ISRAELI PRIME Minister Binyamin Netanyahu took office in March after a campaign in which he refused to support Palestinian statehood, promised an expansion of Jewish settlement in the West Bank and hinted at a new military campaign to "topple" Hamas in the Gaza Strip. Eight months later, the Israeli leader is on record as accepting a Palestinian state, is deep in negotiations with Hamas over a possible prisoner swap, and -- most remarkably of all -- has dispatched inspectors and security forces to the West Bank to enforce a 10-month suspension in Jewish housing construction.
You'd think all this would prompt at least light applause for Mr. Netanyahu -- who through most of his political career has been known as an intransigent nationalist -- and for the Obama administration, which has invested considerable effort and diplomatic capital in obtaining Israeli concessions. Instead both are being trashed in Arab and European capitals: Mr. Netanyahu for not accepting an absolute freeze on all construction outside Israel's 1967 borders, and the White House for not forcing him to do so. Palestinian President Mahmoud Abbas still declines to meet Mr. Netanyahu, and he is instead is threatening to resign. This is odd, because the settlement restrictions, while not exactly "unprecedented," as Secretary of State Hillary Rodham Clinton claimed, go beyond those observed by several of the Israeli governments with which Mr. Abbas has negotiated.
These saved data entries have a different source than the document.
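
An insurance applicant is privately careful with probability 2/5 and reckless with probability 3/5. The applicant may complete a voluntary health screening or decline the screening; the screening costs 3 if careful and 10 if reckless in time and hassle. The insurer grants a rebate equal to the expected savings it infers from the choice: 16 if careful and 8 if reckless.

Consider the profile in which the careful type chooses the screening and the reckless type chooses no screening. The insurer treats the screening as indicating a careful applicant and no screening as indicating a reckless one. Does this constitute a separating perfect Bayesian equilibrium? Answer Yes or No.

Yes

Under these beliefs, the screening earns rebate 16 and no screening earns rebate 8.
careful: the screening nets 16 − 3 = 13; no screening nets 8. careful prefers the screening.
reckless: the screening nets 16 − 10 = 6; no screening nets 8. reckless prefers no screening.
Neither type deviates, so the separating profile is an equilibrium.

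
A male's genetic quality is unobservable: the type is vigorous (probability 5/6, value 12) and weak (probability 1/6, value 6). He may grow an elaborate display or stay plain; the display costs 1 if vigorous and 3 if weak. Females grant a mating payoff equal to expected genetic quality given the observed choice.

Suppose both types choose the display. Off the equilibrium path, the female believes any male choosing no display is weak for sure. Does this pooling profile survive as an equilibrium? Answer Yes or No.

Yes

On path, the female holds the prior and pays 5/6·12 + 1/6·6 = 11. Off path (no display), believing weak, it pays 6.
vigorous: the display nets 11 − 1 = 10; no display nets 6. vigorous stays.
weak: the display nets 11 − 3 = 8; no display nets 6. weak stays.
No type deviates, so pooling is sustained.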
Part of the problem is lingering suspicion of Mr. Netanyahu, who still appears unlikely to agree to reasonable terms for a Palestinian state. Part is the lingering effects of early missteps by the Obama administration, which demanded too much, too publicly from Israel. But the continuing impasse also reveals the underlying reluctance of either Mr. Abbas or Arab leaders to invest in a new peace process. That doesn't mean the Obama administration should give up on trying to start talks, since Middle East history shows that even unproductive negotiations are better than none. But it is a reason for the administration to escalate its support for the nation-building project being conducted by Mr. Abbas's nominal deputy, Prime Minister Salam Fayyad.
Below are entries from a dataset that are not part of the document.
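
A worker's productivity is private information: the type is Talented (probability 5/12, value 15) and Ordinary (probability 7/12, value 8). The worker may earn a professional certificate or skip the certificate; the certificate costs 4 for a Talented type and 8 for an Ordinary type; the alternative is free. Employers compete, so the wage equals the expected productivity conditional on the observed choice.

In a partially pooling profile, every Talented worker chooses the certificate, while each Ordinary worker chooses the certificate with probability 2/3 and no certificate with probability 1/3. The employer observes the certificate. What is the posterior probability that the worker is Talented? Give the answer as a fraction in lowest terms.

P(the certificate) = (5/12)·1 + (7/12)·(2/3) = 29/36.
By Bayes' rule, P(Talented | the certificate) = (5/12) / (29/36) = 15/29.

15/29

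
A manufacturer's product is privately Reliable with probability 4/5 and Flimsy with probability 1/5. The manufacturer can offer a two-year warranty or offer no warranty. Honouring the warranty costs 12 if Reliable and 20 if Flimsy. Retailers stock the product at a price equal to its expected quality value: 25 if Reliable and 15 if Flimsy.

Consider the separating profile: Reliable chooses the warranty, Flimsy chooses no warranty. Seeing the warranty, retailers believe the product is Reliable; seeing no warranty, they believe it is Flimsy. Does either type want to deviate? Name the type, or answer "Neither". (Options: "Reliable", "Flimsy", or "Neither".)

Reliable

The warranty pays 25; no warranty pays 15.
Reliable: assigned the warranty, nets 25 − 12 = 13; deviating to no warranty nets 15.
Flimsy: assigned no warranty, nets 15; deviating to the warranty nets 25 − 20 = 5.
The Reliable type gains 2 by deviating.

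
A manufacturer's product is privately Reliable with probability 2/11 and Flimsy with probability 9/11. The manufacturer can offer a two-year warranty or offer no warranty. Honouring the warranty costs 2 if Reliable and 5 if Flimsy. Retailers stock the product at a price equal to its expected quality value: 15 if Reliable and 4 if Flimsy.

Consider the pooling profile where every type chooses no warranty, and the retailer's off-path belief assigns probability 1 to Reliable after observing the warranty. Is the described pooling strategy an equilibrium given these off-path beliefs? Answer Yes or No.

On path, the retailer holds the prior and pays 2/11·15 + 9/11·4 = 6. Off path (the warranty), believing Reliable, it pays 15.
Reliable: no warranty nets 6; the warranty nets 15 − 2 = 13. Reliable would deviate.
Flimsy: no warranty nets 6; the warranty nets 15 − 5 = 10. Flimsy would deviate.
A type deviates, so pooling fails.

No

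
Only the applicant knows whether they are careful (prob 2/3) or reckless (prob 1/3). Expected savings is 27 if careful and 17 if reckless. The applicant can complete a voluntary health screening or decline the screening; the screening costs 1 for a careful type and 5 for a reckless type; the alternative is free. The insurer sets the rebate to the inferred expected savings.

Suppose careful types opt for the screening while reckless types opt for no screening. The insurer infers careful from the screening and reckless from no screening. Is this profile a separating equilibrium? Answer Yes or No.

No

Under these beliefs, the screening earns rebate 27 and no screening earns rebate 17.
careful: the screening nets 27 − 1 = 26; no screening nets 17. careful prefers the screening.
reckless: the screening nets 27 − 5 = 22; no screening nets 17. reckless would deviate to the screening.
reckless has a profitable deviation, so the profile is not an equilibrium.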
Breaking with a long history of Palestinian passivity, Mr. Fayyad has vowed to build the institutions of statehood from the ground up over the next two years, with or without a peace process. He has made headway in creating more professional security forces and in stimulating the economy. Thanks in part to Mr. Netanyahu's willingness to remove roadblocks and other barriers to movement, double-digit economic growth is expected in the West Bank next year. If such progress continues, the momentum for creating a new state, at least in the West Bank, could be powerful within two years. So the Obama administration should continue cajoling Mr. Abbas -- but design its strategy around Mr. Fayyad.